The three models overlap – ‘circles’ in a Venn diagram forming a complex array of governance arrangements. Sue Lovell, a consultant who advises LSIS on governance issues and member of the steering group, says ‘Look a little deeper and even within each sub sector we find a very diverse range of purposes that makes it difficult to generalise. We seek the Holy Grail of governance, something we can all agree on, but it is probably not to be found in one solution. The grail will be in the acceptance and agreement of a range of approaches.’
Jo Matthew, research project manager and co-author of the report, says ‘There is a clear need for colleges to broaden the focus beyond the compliance model if they are to put more emphasis on localism and ‘place-shaping’ as the government wishes. ‘This calls for colleges to communicate more proactively with their local communities. Governance goes beyond the organisation and relates to the whole community, serving a wider purpose.’
Here again, respondents to the review said the reforms lacked clarity. ‘Information on innovative practice in the area of local engagement and ‘place-shaping’, and the implications for providers, should be collected and disseminated.’
There were strong feelings among governors that they are being placed in a position of exposure to unreasonable risk, and the report agrees. ‘Many college corporations have particular concerns about a perceived threat to their incorporated status arising from greater local authority involvement, and if inappropriately implemented this could have very negative consequences.’
Ron Hill, clerk to Calderdale and Doncaster colleges, carried out a critique of the research and says governors should not be too hung-up on machinery of government. ‘It may be an issue now but go back a few years and it was not. It is just the latest example of how, in an over-regulated FE sector, we are constantly having to try to find space for governance,’ he says.

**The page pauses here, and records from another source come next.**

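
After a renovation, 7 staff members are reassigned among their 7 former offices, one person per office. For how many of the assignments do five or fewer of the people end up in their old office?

5039

Sum C(7,i)·!(7-i) for i = 0..5:
  i=0: C(7,0)·!7 = 1·1854 = 1854
  i=1: C(7,1)·!6 = 7·265 = 1855
  i=2: C(7,2)·!5 = 21·44 = 924
  i=3: C(7,3)·!4 = 35·9 = 315
  i=4: C(7,4)·!3 = 35·2 = 70
  i=5: C(7,5)·!2 = 21·1 = 21
Total = 5039.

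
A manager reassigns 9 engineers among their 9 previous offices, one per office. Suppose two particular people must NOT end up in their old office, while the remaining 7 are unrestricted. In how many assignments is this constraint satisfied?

287280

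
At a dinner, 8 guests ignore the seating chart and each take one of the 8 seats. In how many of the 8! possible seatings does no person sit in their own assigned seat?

14833

By inclusion-exclusion, !8 = Σ (-1)^k · 8!/k! for k=0..8
= 8! - 8!/1! + 8!/2! - 8!/3! + 8!/4! - 8!/5! + 8!/6! - 8!/7! + 8!/8!
= 40320 - 40320 + 20160 - 6720 + 1680 - 336 + 56 - 8 + 1
= 14833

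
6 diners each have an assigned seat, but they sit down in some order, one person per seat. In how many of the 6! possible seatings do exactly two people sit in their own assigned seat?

Pick the 2 fixed positions: C(6,2) = 15 ways.
The other 4 form a derangement: !4 = 9.
Total: 15 × 9 = 135.

135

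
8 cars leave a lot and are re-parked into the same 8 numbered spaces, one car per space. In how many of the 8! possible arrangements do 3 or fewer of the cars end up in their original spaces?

Sum C(8,i)·!(8-i) for i = 0..3:
  i=0: C(8,0)·!8 = 1·14833 = 14833
  i=1: C(8,1)·!7 = 8·1854 = 14832
  i=2: C(8,2)·!6 = 28·265 = 7420
  i=3: C(8,3)·!5 = 56·44 = 2464
Total = 39549.

39549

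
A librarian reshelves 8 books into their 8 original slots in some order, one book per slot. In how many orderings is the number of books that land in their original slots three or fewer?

39549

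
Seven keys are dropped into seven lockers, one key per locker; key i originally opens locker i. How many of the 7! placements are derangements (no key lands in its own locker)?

1854

The number of derangements of 7 is !7 = Σ_{k=0}^{7} (-1)^k·7!/k!
= 7! - 7!/1! + 7!/2! - 7!/3! + 7!/4! - 7!/5! + 7!/6! - 7!/7!
= 5040 - 5040 + 2520 - 840 + 210 - 42 + 7 - 1
= 1854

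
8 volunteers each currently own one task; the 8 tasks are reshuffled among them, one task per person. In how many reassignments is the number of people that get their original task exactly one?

14832

Pick the single fixed position: C(8,1) = 8 ways.
The other 7 form a derangement: !7 = 1854.
Total: 8 × 1854 = 14832.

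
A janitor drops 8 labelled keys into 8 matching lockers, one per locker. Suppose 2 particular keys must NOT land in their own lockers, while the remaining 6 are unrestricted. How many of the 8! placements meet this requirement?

Inclusion-exclusion on the 2 forbidden self-matches:
Σ_{j=0}^{2} (-1)^j C(2,j)(8-j)!
= C(2,0)·8! - C(2,1)·7! + C(2,2)·6!
= 40320 - 10080 + 720
= 30960

30960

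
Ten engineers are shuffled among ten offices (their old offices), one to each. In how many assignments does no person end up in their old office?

1334961

The subfactorial !10 = [10!/e] (nearest integer).
10! = 3628800, and 3628800/e ≈ 1334960.92, so !10 = 1334961.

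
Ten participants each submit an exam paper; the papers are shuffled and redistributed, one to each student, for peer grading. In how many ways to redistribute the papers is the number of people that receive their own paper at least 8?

# with exactly i fixed is C(10,i)·!(10-i); sum over i=8..10:
  i=8: C(10,8)·!2 = 45·1 = 45
  i=9: C(10,9)·!1 = 10·0 = 0
  i=10: C(10,10)·!0 = 1·1 = 1
Total = 46.

46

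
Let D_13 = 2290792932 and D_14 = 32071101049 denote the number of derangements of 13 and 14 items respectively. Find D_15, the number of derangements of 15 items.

481066515734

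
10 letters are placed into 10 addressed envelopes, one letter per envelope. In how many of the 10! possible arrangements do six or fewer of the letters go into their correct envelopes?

3628514

Sum C(10,i)·!(10-i) for i = 0..6:
  i=0: C(10,0)·!10 = 1·1334961 = 1334961
  i=1: C(10,1)·!9 = 10·133496 = 1334960
  i=2: C(10,2)·!8 = 45·14833 = 667485
  i=3: C(10,3)·!7 = 120·1854 = 222480
  i=4: C(10,4)·!6 = 210·265 = 55650
  i=5: C(10,5)·!5 = 252·44 = 11088
  i=6: C(10,6)·!4 = 210·9 = 1890
Total = 3628514.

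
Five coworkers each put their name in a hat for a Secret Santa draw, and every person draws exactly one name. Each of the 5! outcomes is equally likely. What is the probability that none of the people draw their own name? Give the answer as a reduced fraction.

Favorable outcomes: !5 = 44.
Total outcomes: 5! = 120.
Probability = 44/120 = 11/30.

11/30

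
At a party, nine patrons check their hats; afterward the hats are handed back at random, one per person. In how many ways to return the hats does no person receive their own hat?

133496

Use !n = n·!(n-1) + (-1)^n.
!9 = 9·14833 - 1 = 133496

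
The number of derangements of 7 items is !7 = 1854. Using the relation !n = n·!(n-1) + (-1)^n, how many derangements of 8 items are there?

!8 = 8·1854 + 1 = 14833.

14833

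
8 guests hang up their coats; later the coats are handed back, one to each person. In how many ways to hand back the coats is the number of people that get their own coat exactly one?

14832

Pick the single fixed position: C(8,1) = 8 ways.
The remaining 7 must be deranged: !7 = 1854.
Total: 8 × 1854 = 14832.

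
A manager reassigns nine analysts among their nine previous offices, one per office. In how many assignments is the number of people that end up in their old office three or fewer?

# with exactly i fixed is C(9,i)·!(9-i); sum over i=0..3:
  i=0: C(9,0)·!9 = 1·133496 = 133496
  i=1: C(9,1)·!8 = 9·14833 = 133497
  i=2: C(9,2)·!7 = 36·1854 = 66744
  i=3: C(9,3)·!6 = 84·265 = 22260
Total = 355997.

355997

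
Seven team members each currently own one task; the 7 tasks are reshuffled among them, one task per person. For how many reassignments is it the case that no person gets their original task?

By inclusion-exclusion, !7 = Σ (-1)^k · 7!/k! for k=0..7
= 7! - 7!/1! + 7!/2! - 7!/3! + 7!/4! - 7!/5! + 7!/6! - 7!/7!
= 5040 - 5040 + 2520 - 840 + 210 - 42 + 7 - 1
= 1854

1854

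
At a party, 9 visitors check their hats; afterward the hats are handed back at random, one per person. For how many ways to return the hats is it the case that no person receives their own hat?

Recurrence: !9 = 8·(!8 + !7).
!9 = 8·(14833 + 1854) = 8·16687 = 133496

133496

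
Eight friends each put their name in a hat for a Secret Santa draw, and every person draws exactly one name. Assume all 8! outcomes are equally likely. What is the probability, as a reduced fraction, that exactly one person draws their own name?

103/280

Favorable outcomes: C(8,1)·!7 = 8·1854 = 14832.
Total outcomes: 8! = 40320.
Probability = 14832/40320 = 103/280.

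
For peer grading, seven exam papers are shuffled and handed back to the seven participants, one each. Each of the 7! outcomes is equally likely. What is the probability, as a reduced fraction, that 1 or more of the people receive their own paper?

Favorable outcomes: Σ_{i≥1} C(7,i)·!(7-i) = 7·265 + 21·44 + 35·9 + 35·2 + 21·1 + 7·0 + 1·1 = 3186.
Total outcomes: 7! = 5040.
Probability = 3186/5040 = 177/280.

177/280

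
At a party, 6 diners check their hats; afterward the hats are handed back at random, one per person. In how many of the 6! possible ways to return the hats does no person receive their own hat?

265

By inclusion-exclusion, !6 = Σ (-1)^k · 6!/k! for k=0..6
= 6! - 6!/1! + 6!/2! - 6!/3! + 6!/4! - 6!/5! + 6!/6!
= 720 - 720 + 360 - 120 + 30 - 6 + 1
= 265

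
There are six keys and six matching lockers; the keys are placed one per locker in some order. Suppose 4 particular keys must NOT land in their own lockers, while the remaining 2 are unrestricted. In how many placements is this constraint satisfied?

362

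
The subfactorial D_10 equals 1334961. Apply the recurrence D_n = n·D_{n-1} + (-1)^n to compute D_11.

14684570

D_11 = 11·1334961 - 1 = 14684570.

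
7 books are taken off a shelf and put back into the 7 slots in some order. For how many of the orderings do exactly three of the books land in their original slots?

315

Choose which 3 of the 7 are fixed: C(7,3) = 35.
The other 4 form a derangement: !4 = 9.
Total: 35 × 9 = 315.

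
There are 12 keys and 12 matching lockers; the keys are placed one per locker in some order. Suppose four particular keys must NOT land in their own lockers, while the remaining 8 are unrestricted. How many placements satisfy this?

339696000

Let A_j be the event that the j-th constrained one is fixed. By inclusion-exclusion over the 4 events:
Σ_{j=0}^{4} (-1)^j C(4,j)(12-j)!
= C(4,0)·12! - C(4,1)·11! + C(4,2)·10! - C(4,3)·9! + C(4,4)·8!
= 479001600 - 159667200 + 21772800 - 1451520 + 40320
= 339696000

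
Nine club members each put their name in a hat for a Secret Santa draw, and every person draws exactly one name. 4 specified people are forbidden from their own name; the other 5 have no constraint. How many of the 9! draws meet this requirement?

Inclusion-exclusion on the 4 forbidden self-matches:
Σ_{j=0}^{4} (-1)^j C(4,j)(9-j)!
= C(4,0)·9! - C(4,1)·8! + C(4,2)·7! - C(4,3)·6! + C(4,4)·5!
= 362880 - 161280 + 30240 - 2880 + 120
= 229080

229080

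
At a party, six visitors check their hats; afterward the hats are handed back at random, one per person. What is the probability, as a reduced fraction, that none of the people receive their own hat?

53/144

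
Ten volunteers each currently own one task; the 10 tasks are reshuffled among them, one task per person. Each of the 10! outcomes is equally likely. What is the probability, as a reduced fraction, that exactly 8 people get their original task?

1/80640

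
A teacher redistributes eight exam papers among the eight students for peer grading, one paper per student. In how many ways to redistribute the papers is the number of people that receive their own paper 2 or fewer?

Sum C(8,i)·!(8-i) for i = 0..2:
  i=0: C(8,0)·!8 = 1·14833 = 14833
  i=1: C(8,1)·!7 = 8·1854 = 14832
  i=2: C(8,2)·!6 = 28·265 = 7420
Total = 37085.

37085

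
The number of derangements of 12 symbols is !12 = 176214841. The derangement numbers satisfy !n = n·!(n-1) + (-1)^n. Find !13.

2290792932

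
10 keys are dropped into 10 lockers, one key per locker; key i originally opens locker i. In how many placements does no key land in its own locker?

Use !n = (n-1)(!(n-1) + !(n-2)).
!10 = 9·(133496 + 14833) = 9·148329 = 1334961

1334961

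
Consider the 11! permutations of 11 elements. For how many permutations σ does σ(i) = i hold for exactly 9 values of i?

55

Pick the 9 fixed positions: C(11,9) = 55 ways.
The remaining 2 must be deranged: !2 = 1.
Total: 55 × 1 = 55.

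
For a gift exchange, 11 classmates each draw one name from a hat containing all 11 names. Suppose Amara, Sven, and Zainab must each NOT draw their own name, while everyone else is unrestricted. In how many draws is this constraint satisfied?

30078720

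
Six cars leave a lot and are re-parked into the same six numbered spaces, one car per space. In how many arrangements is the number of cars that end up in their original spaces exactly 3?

40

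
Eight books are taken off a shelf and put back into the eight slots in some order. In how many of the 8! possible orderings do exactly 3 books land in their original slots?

2464

Pick the 3 fixed positions: C(8,3) = 56 ways.
The other 5 form a derangement: !5 = 44.
Total: 56 × 44 = 2464.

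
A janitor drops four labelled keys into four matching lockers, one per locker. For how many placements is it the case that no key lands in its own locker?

!4 is the nearest integer to 4!/e.
4! = 24, and 24/e ≈ 8.83, so !4 = 9.

9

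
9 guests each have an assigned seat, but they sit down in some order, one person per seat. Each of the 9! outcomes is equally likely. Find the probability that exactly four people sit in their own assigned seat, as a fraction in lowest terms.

Favorable outcomes: C(9,4)·!5 = 126·44 = 5544.
Total outcomes: 9! = 362880.
Probability = 5544/362880 = 11/720.

11/720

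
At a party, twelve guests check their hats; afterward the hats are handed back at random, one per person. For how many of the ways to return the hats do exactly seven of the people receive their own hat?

34848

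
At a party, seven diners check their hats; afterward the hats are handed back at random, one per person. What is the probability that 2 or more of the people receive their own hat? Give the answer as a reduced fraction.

1331/5040

Favorable outcomes: Σ_{i≥2} C(7,i)·!(7-i) = 21·44 + 35·9 + 35·2 + 21·1 + 7·0 + 1·1 = 1331.
Total outcomes: 7! = 5040.
Probability = 1331/5040 = 1331/5040.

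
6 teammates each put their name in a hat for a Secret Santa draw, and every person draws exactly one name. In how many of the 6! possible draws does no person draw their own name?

265

The subfactorial !6 = [6!/e] (nearest integer).
6! = 720, and 720/e ≈ 264.87, so !6 = 265.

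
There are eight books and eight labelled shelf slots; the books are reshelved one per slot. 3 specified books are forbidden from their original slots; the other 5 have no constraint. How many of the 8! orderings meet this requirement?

27240

Inclusion-exclusion on the 3 forbidden self-matches:
Σ_{j=0}^{3} (-1)^j C(3,j)(8-j)!
= C(3,0)·8! - C(3,1)·7! + C(3,2)·6! - C(3,3)·5!
= 40320 - 15120 + 2160 - 120
= 27240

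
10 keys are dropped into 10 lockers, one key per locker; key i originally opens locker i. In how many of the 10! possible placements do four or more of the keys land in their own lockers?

68914

Sum C(10,i)·!(10-i) for i = 4..10:
  i=4: C(10,4)·!6 = 210·265 = 55650
  i=5: C(10,5)·!5 = 252·44 = 11088
  i=6: C(10,6)·!4 = 210·9 = 1890
  i=7: C(10,7)·!3 = 120·2 = 240
  i=8: C(10,8)·!2 = 45·1 = 45
  i=9: C(10,9)·!1 = 10·0 = 0
  i=10: C(10,10)·!0 = 1·1 = 1
Total = 68914.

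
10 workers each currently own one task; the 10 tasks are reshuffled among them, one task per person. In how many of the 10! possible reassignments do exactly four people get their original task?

55650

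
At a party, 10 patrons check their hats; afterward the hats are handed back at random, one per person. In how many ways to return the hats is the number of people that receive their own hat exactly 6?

1890

Choose which 6 of the 10 are fixed: C(10,6) = 210.
The other 4 form a derangement: !4 = 9.
Total: 210 × 9 = 1890.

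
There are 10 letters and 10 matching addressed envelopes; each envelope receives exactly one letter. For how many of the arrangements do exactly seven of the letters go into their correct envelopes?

Pick the 7 fixed positions: C(10,7) = 120 ways.
The remaining 3 must be deranged: !3 = 2.
Total: 120 × 2 = 240.

240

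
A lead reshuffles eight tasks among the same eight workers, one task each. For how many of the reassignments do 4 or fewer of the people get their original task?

40179

Sum C(8,i)·!(8-i) for i = 0..4:
  i=0: C(8,0)·!8 = 1·14833 = 14833
  i=1: C(8,1)·!7 = 8·1854 = 14832
  i=2: C(8,2)·!6 = 28·265 = 7420
  i=3: C(8,3)·!5 = 56·44 = 2464
  i=4: C(8,4)·!4 = 70·9 = 630
Total = 40179.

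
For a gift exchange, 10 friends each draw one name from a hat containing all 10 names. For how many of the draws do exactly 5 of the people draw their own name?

11088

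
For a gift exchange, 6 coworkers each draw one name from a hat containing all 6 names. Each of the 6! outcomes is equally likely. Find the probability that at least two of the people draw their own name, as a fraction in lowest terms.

Favorable outcomes: Σ_{i≥2} C(6,i)·!(6-i) = 15·9 + 20·2 + 15·1 + 6·0 + 1·1 = 191.
Total outcomes: 6! = 720.
Probability = 191/720 = 191/720.

191/720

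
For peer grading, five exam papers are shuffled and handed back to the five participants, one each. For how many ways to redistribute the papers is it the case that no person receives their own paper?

44

Use !n = n·!(n-1) + (-1)^n.
!5 = 5·9 - 1 = 44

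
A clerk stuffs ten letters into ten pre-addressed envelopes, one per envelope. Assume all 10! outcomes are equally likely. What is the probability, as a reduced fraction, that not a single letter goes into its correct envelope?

16481/44800

Favorable outcomes: !10 = 1334961.
Total outcomes: 10! = 3628800.
Probability = 1334961/3628800 = 16481/44800.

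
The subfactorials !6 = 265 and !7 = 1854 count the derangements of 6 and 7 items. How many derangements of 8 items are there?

!8 = (8-1)·(!7 + !6) = 7·(1854 + 265) = 7·2119 = 14833.

14833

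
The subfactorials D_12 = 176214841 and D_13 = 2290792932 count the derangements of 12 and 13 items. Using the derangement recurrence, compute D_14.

32071101049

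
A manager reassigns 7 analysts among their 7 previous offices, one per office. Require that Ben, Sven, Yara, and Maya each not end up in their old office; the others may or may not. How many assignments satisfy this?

2790

Inclusion-exclusion on the 4 forbidden self-matches:
Σ_{j=0}^{4} (-1)^j C(4,j)(7-j)!
= C(4,0)·7! - C(4,1)·6! + C(4,2)·5! - C(4,3)·4! + C(4,4)·3!
= 5040 - 2880 + 720 - 96 + 6
= 2790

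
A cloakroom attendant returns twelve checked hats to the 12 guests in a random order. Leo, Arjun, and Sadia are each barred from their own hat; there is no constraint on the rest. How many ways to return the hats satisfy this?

369774720

Let A_j be the event that the j-th constrained one is fixed. By inclusion-exclusion over the 3 events:
Σ_{j=0}^{3} (-1)^j C(3,j)(12-j)!
= C(3,0)·12! - C(3,1)·11! + C(3,2)·10! - C(3,3)·9!
= 479001600 - 119750400 + 10886400 - 362880
= 369774720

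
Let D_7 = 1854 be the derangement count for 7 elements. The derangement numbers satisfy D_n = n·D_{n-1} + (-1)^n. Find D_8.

D_8 = 8·1854 + 1 = 14833.

14833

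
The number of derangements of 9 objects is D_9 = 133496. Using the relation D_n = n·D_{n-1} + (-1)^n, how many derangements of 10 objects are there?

1334961

D_10 = 10·133496 + 1 = 1334961.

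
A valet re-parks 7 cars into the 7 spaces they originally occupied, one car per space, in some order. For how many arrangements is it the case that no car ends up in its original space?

1854

Use !n = n·!(n-1) + (-1)^n.
!7 = 7·265 - 1 = 1854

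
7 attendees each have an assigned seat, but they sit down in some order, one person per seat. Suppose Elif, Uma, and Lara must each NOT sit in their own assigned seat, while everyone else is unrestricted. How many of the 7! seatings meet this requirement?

3216

Inclusion-exclusion on the 3 forbidden self-matches:
Σ_{j=0}^{3} (-1)^j C(3,j)(7-j)!
= C(3,0)·7! - C(3,1)·6! + C(3,2)·5! - C(3,3)·4!
= 5040 - 2160 + 360 - 24
= 3216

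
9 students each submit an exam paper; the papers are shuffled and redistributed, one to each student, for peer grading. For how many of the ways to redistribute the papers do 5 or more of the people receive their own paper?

Sum C(9,i)·!(9-i) for i = 5..9:
  i=5: C(9,5)·!4 = 126·9 = 1134
  i=6: C(9,6)·!3 = 84·2 = 168
  i=7: C(9,7)·!2 = 36·1 = 36
  i=8: C(9,8)·!1 = 9·0 = 0
  i=9: C(9,9)·!0 = 1·1 = 1
Total = 1339.

1339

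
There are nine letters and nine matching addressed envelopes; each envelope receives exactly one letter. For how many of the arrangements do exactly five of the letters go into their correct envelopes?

1134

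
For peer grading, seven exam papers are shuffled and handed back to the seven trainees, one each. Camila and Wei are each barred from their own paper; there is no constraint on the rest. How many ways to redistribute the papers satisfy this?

Let A_j be the event that the j-th constrained one is fixed. By inclusion-exclusion over the 2 events:
Σ_{j=0}^{2} (-1)^j C(2,j)(7-j)!
= C(2,0)·7! - C(2,1)·6! + C(2,2)·5!
= 5040 - 1440 + 120
= 3720

3720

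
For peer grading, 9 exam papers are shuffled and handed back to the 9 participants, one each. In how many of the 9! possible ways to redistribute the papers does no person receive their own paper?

!9 is the nearest integer to 9!/e.
9! = 362880, and 362880/e ≈ 133496.09, so !9 = 133496.

133496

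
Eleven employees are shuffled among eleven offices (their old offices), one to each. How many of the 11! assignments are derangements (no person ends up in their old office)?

The subfactorial !11 = [11!/e] (nearest integer).
11! = 39916800, and 39916800/e ≈ 14684570.08, so !11 = 14684570.

14684570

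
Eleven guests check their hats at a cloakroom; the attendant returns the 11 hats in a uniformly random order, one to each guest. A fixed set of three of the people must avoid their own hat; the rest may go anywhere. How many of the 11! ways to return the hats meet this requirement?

Inclusion-exclusion on the 3 forbidden self-matches:
Σ_{j=0}^{3} (-1)^j C(3,j)(11-j)!
= C(3,0)·11! - C(3,1)·10! + C(3,2)·9! - C(3,3)·8!
= 39916800 - 10886400 + 1088640 - 40320
= 30078720

30078720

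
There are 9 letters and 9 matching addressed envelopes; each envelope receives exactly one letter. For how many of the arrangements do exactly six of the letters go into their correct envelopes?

Choose which 6 of the 9 are fixed: C(9,6) = 84.
The remaining 3 must be deranged: !3 = 2.
Total: 84 × 2 = 168.

168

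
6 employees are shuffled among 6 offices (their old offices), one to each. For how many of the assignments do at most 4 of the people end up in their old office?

719

# with exactly i fixed is C(6,i)·!(6-i); sum over i=0..4:
  i=0: C(6,0)·!6 = 1·265 = 265
  i=1: C(6,1)·!5 = 6·44 = 264
  i=2: C(6,2)·!4 = 15·9 = 135
  i=3: C(6,3)·!3 = 20·2 = 40
  i=4: C(6,4)·!2 = 15·1 = 15
Total = 719.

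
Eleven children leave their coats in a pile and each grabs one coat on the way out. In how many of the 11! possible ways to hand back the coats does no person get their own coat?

14684570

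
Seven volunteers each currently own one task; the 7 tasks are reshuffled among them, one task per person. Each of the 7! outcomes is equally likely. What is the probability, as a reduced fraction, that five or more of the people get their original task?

Favorable outcomes: Σ_{i≥5} C(7,i)·!(7-i) = 21·1 + 7·0 + 1·1 = 22.
Total outcomes: 7! = 5040.
Probability = 22/5040 = 11/2520.

11/2520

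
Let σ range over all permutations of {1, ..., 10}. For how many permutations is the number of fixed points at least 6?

2176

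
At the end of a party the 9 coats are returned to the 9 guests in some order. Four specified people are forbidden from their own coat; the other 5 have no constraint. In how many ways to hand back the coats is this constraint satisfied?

229080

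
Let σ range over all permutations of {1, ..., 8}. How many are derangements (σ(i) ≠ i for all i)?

!8 is the nearest integer to 8!/e.
8! = 40320, and 40320/e ≈ 14832.90, so !8 = 14833.

14833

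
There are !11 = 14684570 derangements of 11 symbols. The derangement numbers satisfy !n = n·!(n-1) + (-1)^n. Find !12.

!12 = 12·14684570 + 1 = 176214841.

176214841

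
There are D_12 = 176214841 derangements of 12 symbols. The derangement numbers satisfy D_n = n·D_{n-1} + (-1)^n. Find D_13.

2290792932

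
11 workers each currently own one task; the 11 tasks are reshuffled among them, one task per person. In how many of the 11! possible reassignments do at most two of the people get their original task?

Sum C(11,i)·!(11-i) for i = 0..2:
  i=0: C(11,0)·!11 = 1·14684570 = 14684570
  i=1: C(11,1)·!10 = 11·1334961 = 14684571
  i=2: C(11,2)·!9 = 55·133496 = 7342280
Total = 36711421.

36711421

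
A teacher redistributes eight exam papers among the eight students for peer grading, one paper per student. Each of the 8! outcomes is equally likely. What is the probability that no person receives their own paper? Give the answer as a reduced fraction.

Favorable outcomes: !8 = 14833.
Total outcomes: 8! = 40320.
Probability = 14833/40320 = 2119/5760.

2119/5760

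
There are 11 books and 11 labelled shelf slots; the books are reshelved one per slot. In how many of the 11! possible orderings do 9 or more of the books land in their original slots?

56

# with exactly i fixed is C(11,i)·!(11-i); sum over i=9..11:
  i=9: C(11,9)·!2 = 55·1 = 55
  i=10: C(11,10)·!1 = 11·0 = 0
  i=11: C(11,11)·!0 = 1·1 = 1
Total = 56.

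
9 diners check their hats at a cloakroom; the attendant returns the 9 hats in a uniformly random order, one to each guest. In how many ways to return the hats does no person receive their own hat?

!9 = 9! · Σ_{k=0}^{9} (-1)^k/k!
= 9! - 9!/1! + 9!/2! - 9!/3! + 9!/4! - 9!/5! + 9!/6! - 9!/7! + 9!/8! - 9!/9!
= 362880 - 362880 + 181440 - 60480 + 15120 - 3024 + 504 - 72 + 9 - 1
= 133496

133496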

Governance was constantly marginalised by central agencies but now there was a real chance to take greater control.
The urgency here is again spelled out in the review which says: ‘Almost without exception, governors, clerks and chairs responding to this study felt that current funding and regulatory arrangements – particularly of the LSC – were antithetical to effective institutional governance.’
For Brian Godbold, AoC governance development manager, this was a good starting point for change. ‘It’s about putting the ball back in the court of governors to potentially try and shape where they want to go.’ The AoC has 18 regional consultation events from January to March, engaging with all relevant organisations and making sure the voice of the governor is central. ‘If shared regulation is to succeed then this governance venture is the best way of achieving it, ’ he says.